On Jan 31, 6:49 am, "Nicolas M. Thiery" <nicolas.thi...@u-psud.fr>
wrote:

> Shall we ask the Cython devs to implement the __classcall__ protocol?
> Then we could merge the factory function and the class in Cython
> classes as is done by UniqueRepresentation.

I guess that could be quite doable for "python" style classes that
have their attributes in a dynamic dictionary (it probably doesn't
need any extra work at all!), but for cdef extension classes that
needs some serious redesigning. As I understand it at the moment,
"instance slot variables" (i.e., the cdeffed instance variables) are
simply allocated contiguously. That means the actual extent of the
memory allocation needed for an instance is only known by the lowest
down class (and by avoiding multiple inheritance, the memory layout is
also unambiguous).

Suppose you have

cdef class A(...):
   def __classcall__(...):
      ...

cdef class B(A):
      ...

cdef class C(A):
      ...

If you let A.__classcall__ interfere with what gets returned by
b=B(...) and c=C(...) then A.__classcall__ would somehow need to know
whether it needs to ensure it returns an object with memory layout
(and initialization!) compatible with B or with C.

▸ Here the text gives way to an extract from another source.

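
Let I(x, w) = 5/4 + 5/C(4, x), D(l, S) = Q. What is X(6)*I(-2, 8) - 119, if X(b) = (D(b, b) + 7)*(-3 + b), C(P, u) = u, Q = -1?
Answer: -283/2 ≈ -141.50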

Particularly if A=UniqueRepresentation you'd need somehow make
absolutely sure that b=B(...) either triggers normal creation of a B
instance or that it triggers (via A.__classcall__ ?) the return of a
fully initialized B instance. Since c=C(...) would have to do the
same, you see that A.__classcall__ would have to somehow know what to
instantiate.

Note that "cdef B b=B(...)" provides cython with static type
information that allows it to compile the assumptions about the B
memory layout into the code. So somehow the A.__classcall__ mechanism
would have to resolve type ambiguities at compile time. It might well
be possible to do that, but it seems to me the mechanism would have to
be quite different from what python does (since that leads to full
runtime dynamism). It sounds like a nice challenge for language
designers but perhaps less attractive for something we need to be
absolutely rock solid. Probably once you start designing something
that meets the requirements here, you end up with something like the C+
+ templating system (and above all, the distinction between templates
and classes).

What should be quite doable (and I think this is what Simon is trying)
is to make UniqueRepresentation a normal python class, but where all
methods are cython implemented. I think that's what a "class ..." in a
".pyx" file would do. From his initial reports it seems that
eliminating interpreter overhead, while (necessarily) keeping all the
overhead in looking up attributes via the usual python protocols at
runtime in __dict__ etc. still leads to a (moderate) speed increase.